Whether blameworthy or not, the use of the cloak of social responsibility, and the nonsense spoken in its name by influential and presti­gious businessmen, does clearly harm the foun­dations of a free society. I have been impressed time and again by the schizophrenic character of many businessmen. They are capable of being extremely farsighted and clearheaded in matters that are internal to their businesses. They are incredibly shortsighted and muddle­headed in matters that are outside their businesses but affect the possible survival of busi­ness in general. This shortsightedness is strikingly exemplified in the calls from many businessmen for wage and price guidelines or controls or income policies. There is nothing that could do more in a brief period to destroy a market system and replace it by a centrally con­trolled system than effective governmental con­trol of prices and wages.


The shortsightedness is also exemplified in speeches by businessmen on social respon­sibility. This may gain them kudos in the short run. But it helps to strengthen the already too prevalent view that the pursuit of profits is wicked and immoral and must be curbed and controlled by external forces. Once this view is adopted, the external forces that curb the market will not be the social consciences, however highly developed, of the pontificating executives; it will be the iron fist of Government bureaucrats. Here, as with price and wage controls, businessmen seem to me to reveal a suicidal impulse.


The political principle that underlies the market mechanism is unanimity. In an ideal free market resting on private property, no individual can coerce any other, all coopera­tion is voluntary, all parties to such coopera­tion benefit or they need not participate. There are no values, no "social" responsibilities in any sense other than the shared values and responsibilities of individuals. Society is a collection of individuals and of the various groups they voluntarily form.
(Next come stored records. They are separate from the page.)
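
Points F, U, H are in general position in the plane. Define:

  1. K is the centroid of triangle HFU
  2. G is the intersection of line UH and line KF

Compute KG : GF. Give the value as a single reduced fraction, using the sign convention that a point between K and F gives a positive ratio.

Choose coordinates F = (0, 0), U = (1, 0), H = (0, 1).
1. K is the centroid of triangle HFU ⇒ K = (1/3, 1/3)
2. G is the intersection of line UH and line KF ⇒ G = (1/2, 1/2)
G = K + t·(F−K) with t = -1/2, so KG:GF = t:(1−t) = -1/2:3/2

KG:GF = -1/3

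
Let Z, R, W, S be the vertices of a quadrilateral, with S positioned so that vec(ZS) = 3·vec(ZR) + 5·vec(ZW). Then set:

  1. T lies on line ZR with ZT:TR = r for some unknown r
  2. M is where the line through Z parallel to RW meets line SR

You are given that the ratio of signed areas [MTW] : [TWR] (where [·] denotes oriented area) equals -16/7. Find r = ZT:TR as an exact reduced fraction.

Choose coordinates Z = (0, 0), R = (1, 0), W = (0, 1), S = (3, 5).
1. With ZT:TR = r, write λ = r/(r+1) so T = Z + λ·(R−Z); T is affine-linear in λ
2. M is where the line through Z parallel to RW meets line SR ⇒ M = (5/7, -5/7)
Every point depending on T is an affine combination of T and λ-independent points, so each such coordinate is linear in λ; the λ² term in each signed area is a multiple of (R−Z)×(R−Z) = 0, so 2·[MTW] and 2·[TWR] are each linear in λ. Evaluating at λ=0 and λ=1:
  2·[MTW] = 12/7·λ − 5/7,   2·[TWR] = λ − 1
So [MTW]:[TWR] = (12/7·λ − 5/7) / (λ − 1). Setting this equal to -16/7:
  12/7·λ − 5/7 = -16/7·(λ − 1)  ⇒  λ = 3/4
Then r = λ/(1−λ) = (3/4)/(1/4) = 3. Check: with r = 3, T = (3/4, 0) and [MTW]:[TWR] = -16/7 as required.

r = 3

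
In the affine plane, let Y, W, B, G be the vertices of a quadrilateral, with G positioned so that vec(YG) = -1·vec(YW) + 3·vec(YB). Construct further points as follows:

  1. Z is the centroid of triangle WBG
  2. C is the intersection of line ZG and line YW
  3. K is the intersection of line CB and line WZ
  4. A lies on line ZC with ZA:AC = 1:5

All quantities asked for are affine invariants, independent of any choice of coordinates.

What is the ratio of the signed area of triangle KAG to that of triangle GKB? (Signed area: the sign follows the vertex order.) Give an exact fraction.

[KAG]:[GKB] = 68/135

Work in coordinates with Y = (0, 0), W = (1, 0), B = (0, 1), G = (-1, 3).
1. Z is the centroid of triangle WBG ⇒ Z = (0, 4/3)
2. C is the intersection of line ZG and line YW ⇒ C = (4/5, 0)
3. K is the intersection of line CB and line WZ ⇒ K = (4, -4)
4. A lies on line ZC with ZA:AC = 1:5 ⇒ A = (2/15, 10/9)
2·[KAG] = -68/45, 2·[GKB] = -3
[KAG]:[GKB] = -68/45:-3 = 68/135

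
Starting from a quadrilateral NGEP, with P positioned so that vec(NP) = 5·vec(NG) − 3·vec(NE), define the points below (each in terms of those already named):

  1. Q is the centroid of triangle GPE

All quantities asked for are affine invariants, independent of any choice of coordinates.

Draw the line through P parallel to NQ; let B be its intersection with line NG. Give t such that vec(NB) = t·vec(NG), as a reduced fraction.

Set N = (0, 0), G = (1, 0), E = (0, 1), P = (5, -3); any affine frame gives the same invariant.
1. Q is the centroid of triangle GPE ⇒ Q = (2, -2/3)
through P parallel to NQ: direction (2, -2/3); meets NG at B = (-4, 0)
B = N + t·(G−N) with t = -4

t = -4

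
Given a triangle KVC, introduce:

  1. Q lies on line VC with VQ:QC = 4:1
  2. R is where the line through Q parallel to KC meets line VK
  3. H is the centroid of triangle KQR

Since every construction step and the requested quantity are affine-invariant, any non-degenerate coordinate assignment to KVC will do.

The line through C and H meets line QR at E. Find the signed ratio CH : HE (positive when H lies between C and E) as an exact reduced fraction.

CH:HE = 2

Assign K = (0, 0), V = (1, 0), C = (0, 1) — the answer is frame-independent, so this choice is without loss of generality.
1. Q lies on line VC with VQ:QC = 4:1 ⇒ Q = (1/5, 4/5)
2. R is where the line through Q parallel to KC meets line VK ⇒ R = (1/5, 0)
3. H is the centroid of triangle KQR ⇒ H = (2/15, 4/15)
line CH meets QR at E = (1/5, -1/10)
H = C + t·(E−C) with t = 2/3, so CH:HE = 2/3:1/3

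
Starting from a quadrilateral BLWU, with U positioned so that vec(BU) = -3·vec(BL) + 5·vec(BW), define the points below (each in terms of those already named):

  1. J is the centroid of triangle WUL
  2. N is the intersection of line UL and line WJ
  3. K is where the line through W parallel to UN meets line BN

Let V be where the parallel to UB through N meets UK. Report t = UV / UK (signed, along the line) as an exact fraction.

t = 5/4

Work in coordinates with B = (0, 0), L = (1, 0), W = (0, 1), U = (-3, 5).
1. J is the centroid of triangle WUL ⇒ J = (-2/3, 2)
2. N is the intersection of line UL and line WJ ⇒ N = (-1, 5/2)
3. K is where the line through W parallel to UN meets line BN ⇒ K = (-4/5, 2)
through N parallel to UB: direction (3, -5); meets UK at V = (-1/4, 5/4)
V = U + t·(K−U) with t = 5/4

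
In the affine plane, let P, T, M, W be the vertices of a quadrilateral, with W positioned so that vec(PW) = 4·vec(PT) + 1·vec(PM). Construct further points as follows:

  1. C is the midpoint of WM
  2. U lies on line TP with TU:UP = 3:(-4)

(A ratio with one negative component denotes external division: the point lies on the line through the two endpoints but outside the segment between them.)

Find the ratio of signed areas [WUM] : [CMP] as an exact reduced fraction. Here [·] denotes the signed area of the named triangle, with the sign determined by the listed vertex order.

Assign P = (0, 0), T = (1, 0), M = (0, 1), W = (4, 1) — the answer is frame-independent, so this choice is without loss of generality.
1. C is the midpoint of WM ⇒ C = (2, 1)
2. U lies on line TP with TU:UP = 3:(-4) ⇒ U = (4, 0)
2·[WUM] = -4, 2·[CMP] = 2
[WUM]:[CMP] = -4:2 = -2

[WUM]:[CMP] = -2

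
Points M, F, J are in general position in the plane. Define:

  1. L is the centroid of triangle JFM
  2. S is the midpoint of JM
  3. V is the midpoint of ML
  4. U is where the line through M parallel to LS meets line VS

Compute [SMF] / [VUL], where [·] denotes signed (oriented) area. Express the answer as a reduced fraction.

[SMF]:[VUL] = 6

Choose coordinates M = (0, 0), F = (1, 0), J = (0, 1).
1. L is the centroid of triangle JFM ⇒ L = (1/3, 1/3)
2. S is the midpoint of JM ⇒ S = (0, 1/2)
3. V is the midpoint of ML ⇒ V = (1/6, 1/6)
4. U is where the line through M parallel to LS meets line VS ⇒ U = (1/3, -1/6)
2·[SMF] = 1/2, 2·[VUL] = 1/12
[SMF]:[VUL] = 1/2:1/12 = 6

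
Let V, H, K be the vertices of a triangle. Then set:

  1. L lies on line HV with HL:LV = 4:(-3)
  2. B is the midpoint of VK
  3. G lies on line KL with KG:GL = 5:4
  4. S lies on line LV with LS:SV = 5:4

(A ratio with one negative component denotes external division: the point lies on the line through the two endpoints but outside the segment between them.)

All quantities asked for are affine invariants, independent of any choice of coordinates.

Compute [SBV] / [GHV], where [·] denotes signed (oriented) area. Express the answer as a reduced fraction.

[SBV]:[GHV] = 3/2

Set V = (0, 0), H = (1, 0), K = (0, 1); any affine frame gives the same invariant.
1. L lies on line HV with HL:LV = 4:(-3) ⇒ L = (-3, 0)
2. B is the midpoint of VK ⇒ B = (0, 1/2)
3. G lies on line KL with KG:GL = 5:4 ⇒ G = (-5/3, 4/9)
4. S lies on line LV with LS:SV = 5:4 ⇒ S = (-4/3, 0)
2·[SBV] = -2/3, 2·[GHV] = -4/9
[SBV]:[GHV] = -2/3:-4/9 = 3/2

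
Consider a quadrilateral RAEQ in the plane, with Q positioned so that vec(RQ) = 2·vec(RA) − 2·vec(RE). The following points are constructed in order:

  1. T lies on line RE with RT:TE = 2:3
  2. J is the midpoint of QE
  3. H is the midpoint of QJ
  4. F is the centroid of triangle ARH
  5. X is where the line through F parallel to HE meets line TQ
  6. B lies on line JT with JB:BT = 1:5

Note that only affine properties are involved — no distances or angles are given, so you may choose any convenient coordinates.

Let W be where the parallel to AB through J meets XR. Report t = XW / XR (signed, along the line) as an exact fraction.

Work in coordinates with R = (0, 0), A = (1, 0), E = (0, 1), Q = (2, -2).
1. T lies on line RE with RT:TE = 2:3 ⇒ T = (0, 2/5)
2. J is the midpoint of QE ⇒ J = (1, -1/2)
3. H is the midpoint of QJ ⇒ H = (3/2, -5/4)
4. F is the centroid of triangle ARH ⇒ F = (5/6, -5/12)
5. X is where the line through F parallel to HE meets line TQ ⇒ X = (13/9, -4/3)
6. B lies on line JT with JB:BT = 1:5 ⇒ B = (5/6, -7/20)
through J parallel to AB: direction (-1/6, -7/20); meets XR at W = (338/393, -104/131)
W = X + t·(R−X) with t = 53/131

t = 53/131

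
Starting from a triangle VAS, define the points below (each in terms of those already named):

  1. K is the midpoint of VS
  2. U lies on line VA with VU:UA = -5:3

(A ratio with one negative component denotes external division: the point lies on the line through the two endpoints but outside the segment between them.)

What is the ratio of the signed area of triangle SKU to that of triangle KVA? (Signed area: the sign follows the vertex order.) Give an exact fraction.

Assign V = (0, 0), A = (1, 0), S = (0, 1) — the answer is frame-independent, so this choice is without loss of generality.
1. K is the midpoint of VS ⇒ K = (0, 1/2)
2. U lies on line VA with VU:UA = -5:3 ⇒ U = (5/2, 0)
2·[SKU] = 5/4, 2·[KVA] = 1/2
[SKU]:[KVA] = 5/4:1/2 = 5/2

[SKU]:[KVA] = 5/2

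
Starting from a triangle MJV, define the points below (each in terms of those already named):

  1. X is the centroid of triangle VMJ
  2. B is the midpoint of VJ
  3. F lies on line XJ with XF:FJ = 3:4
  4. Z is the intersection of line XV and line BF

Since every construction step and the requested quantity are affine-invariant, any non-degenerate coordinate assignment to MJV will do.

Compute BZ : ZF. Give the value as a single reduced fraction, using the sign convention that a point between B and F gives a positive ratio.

BZ:ZF = -7/6

Assign M = (0, 0), J = (1, 0), V = (0, 1) — the answer is frame-independent, so this choice is without loss of generality.
1. X is the centroid of triangle VMJ ⇒ X = (1/3, 1/3)
2. B is the midpoint of VJ ⇒ B = (1/2, 1/2)
3. F lies on line XJ with XF:FJ = 3:4 ⇒ F = (13/21, 4/21)
4. Z is the intersection of line XV and line BF ⇒ Z = (4/3, -5/3)
Z = B + t·(F−B) with t = 7, so BZ:ZF = t:(1−t) = 7:-6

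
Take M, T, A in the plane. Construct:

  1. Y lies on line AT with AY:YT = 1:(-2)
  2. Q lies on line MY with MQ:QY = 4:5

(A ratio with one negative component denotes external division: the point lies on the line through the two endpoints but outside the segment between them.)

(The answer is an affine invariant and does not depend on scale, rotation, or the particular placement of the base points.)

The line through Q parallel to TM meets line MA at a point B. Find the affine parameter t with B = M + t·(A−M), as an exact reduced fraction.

t = 8/9

Choose coordinates M = (0, 0), T = (1, 0), A = (0, 1).
1. Y lies on line AT with AY:YT = 1:(-2) ⇒ Y = (-1, 2)
2. Q lies on line MY with MQ:QY = 4:5 ⇒ Q = (-4/9, 8/9)
through Q parallel to TM: direction (-1, 0); meets MA at B = (0, 8/9)
B = M + t·(A−M) with t = 8/9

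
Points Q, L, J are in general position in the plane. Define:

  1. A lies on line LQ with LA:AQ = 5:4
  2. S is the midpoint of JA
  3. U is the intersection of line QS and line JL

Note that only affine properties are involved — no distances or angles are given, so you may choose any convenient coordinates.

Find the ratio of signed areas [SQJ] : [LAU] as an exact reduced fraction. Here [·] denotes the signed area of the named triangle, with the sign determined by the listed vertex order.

Assign Q = (0, 0), L = (1, 0), J = (0, 1) — the answer is frame-independent, so this choice is without loss of generality.
1. A lies on line LQ with LA:AQ = 5:4 ⇒ A = (4/9, 0)
2. S is the midpoint of JA ⇒ S = (2/9, 1/2)
3. U is the intersection of line QS and line JL ⇒ U = (4/13, 9/13)
2·[SQJ] = -2/9, 2·[LAU] = -5/13
[SQJ]:[LAU] = -2/9:-5/13 = 26/45

[SQJ]:[LAU] = 26/45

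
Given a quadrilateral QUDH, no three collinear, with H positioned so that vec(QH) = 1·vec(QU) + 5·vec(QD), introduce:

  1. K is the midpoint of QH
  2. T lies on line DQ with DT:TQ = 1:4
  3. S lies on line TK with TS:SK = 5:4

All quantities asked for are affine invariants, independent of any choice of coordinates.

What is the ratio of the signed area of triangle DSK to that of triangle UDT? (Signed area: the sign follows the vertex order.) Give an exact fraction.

[DSK]:[UDT] = 2/9

Assign Q = (0, 0), U = (1, 0), D = (0, 1), H = (1, 5) — the answer is frame-independent, so this choice is without loss of generality.
1. K is the midpoint of QH ⇒ K = (1/2, 5/2)
2. T lies on line DQ with DT:TQ = 1:4 ⇒ T = (0, 4/5)
3. S lies on line TK with TS:SK = 5:4 ⇒ S = (5/18, 157/90)
2·[DSK] = 2/45, 2·[UDT] = 1/5
[DSK]:[UDT] = 2/45:1/5 = 2/9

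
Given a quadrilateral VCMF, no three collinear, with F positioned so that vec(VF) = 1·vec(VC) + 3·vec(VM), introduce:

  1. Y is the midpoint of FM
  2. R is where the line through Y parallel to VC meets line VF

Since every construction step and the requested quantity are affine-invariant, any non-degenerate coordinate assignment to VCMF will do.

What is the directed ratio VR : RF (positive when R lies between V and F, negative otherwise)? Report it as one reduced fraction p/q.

VR:RF = 2

Choose coordinates V = (0, 0), C = (1, 0), M = (0, 1), F = (1, 3).
1. Y is the midpoint of FM ⇒ Y = (1/2, 2)
2. R is where the line through Y parallel to VC meets line VF ⇒ R = (2/3, 2)
R = V + t·(F−V) with t = 2/3, so VR:RF = t:(1−t) = 2/3:1/3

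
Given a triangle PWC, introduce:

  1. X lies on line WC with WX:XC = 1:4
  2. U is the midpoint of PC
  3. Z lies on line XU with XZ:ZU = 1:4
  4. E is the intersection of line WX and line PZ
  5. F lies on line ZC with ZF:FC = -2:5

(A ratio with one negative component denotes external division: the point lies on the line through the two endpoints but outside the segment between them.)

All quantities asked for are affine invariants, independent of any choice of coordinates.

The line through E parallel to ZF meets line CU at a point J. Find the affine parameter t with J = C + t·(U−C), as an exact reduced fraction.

Work in coordinates with P = (0, 0), W = (1, 0), C = (0, 1).
1. X lies on line WC with WX:XC = 1:4 ⇒ X = (4/5, 1/5)
2. U is the midpoint of PC ⇒ U = (0, 1/2)
3. Z lies on line XU with XZ:ZU = 1:4 ⇒ Z = (16/25, 13/50)
4. E is the intersection of line WX and line PZ ⇒ E = (32/45, 13/45)
5. F lies on line ZC with ZF:FC = -2:5 ⇒ F = (16/15, -7/30)
through E parallel to ZF: direction (32/75, -37/75); meets CU at J = (0, 10/9)
J = C + t·(U−C) with t = -2/9

t = -2/9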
The political principle that underlies the political mechanism is conformity. The indi­vidual must serve a more general social inter­est–whether that be determined by a church or a dictator or a majority. The individual may have a vote and say in what is to be done, but if he is overruled, he must conform. It is appropriate for some to require others to contribute to a general social purpose whether they wish to or not. Unfortunately, unanimity is not always feasi­ble. There are some respects in which conformity appears unavoidable, so I do not see how one can avoid the use of the political mecha­nism altogether.


But the doctrine of "social responsibility" taken seriously would extend the scope of the political mechanism to every human activity. It does not differ in philosophy from the most explicitly collectivist doctrine. It differs only by professing to believe that collectivist ends can be attained without collectivist means. That is why, in my book Capitalism and Freedom, I have called it a "fundamentally subversive doctrine" in a free society, and have said that in such a society, "there is one and only one social responsibility of business–to use it resources and engage in activities designed to increase its profits so long as it stays within the rules of the game, which is to say, engages in open and free competition without deception or fraud."